Never. I was on a meteoric ascent. I was at the top of my game, at a top institution, in peak physical health, fantastic love life, lots of friends. I really helped and saved people and made a difference in other peoples lives, and I got paid to do it. And then it all fell apart. And when it fell apart it fell apart in the most public way possible. My alcoholism and binge drinking and the self denial that had built for so long finally lead me to a place where I could no longer talk myself out of the consequences of my binge drinking and my selfish decisions really hurt others.
Now I've lost 30 pounds over the last 3 months, have no friends outside of my AA sponsor in my city, with an impossible uphill battle to get back into my original career. I bought a lottery ticket for the first time. I went from being on the handplucked path with everyone supporting me to a $500K a year career to now having no idea how I'm realistically going to pay off my student debt.

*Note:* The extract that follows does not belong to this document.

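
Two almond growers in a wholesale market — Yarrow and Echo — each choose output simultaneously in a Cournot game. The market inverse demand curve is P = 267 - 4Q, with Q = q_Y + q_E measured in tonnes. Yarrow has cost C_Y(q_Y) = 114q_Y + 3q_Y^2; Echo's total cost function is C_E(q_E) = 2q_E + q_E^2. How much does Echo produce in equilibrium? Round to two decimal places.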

I've given up things that people would dream of for my own selfish behavior which i truly believe stems from my alcoholism. The levels of self denial that built to deny the alcoholism spilled into my life, and into my actions that affected others. But after being in such a public place and in a network of powerful and well connected people - my name has essentially been blown up.
I look back at the last 10 years since I went to college and started really binge drinking, and now being sober, it's easy to see and live with how my binge drinking has affected every single person around me, and how its isolated me at each step. I literally was that good that I never experienced any consequences, and kept succeeding in spite of my alcoholism.
Now everything seems hopeless. And I feel despondent.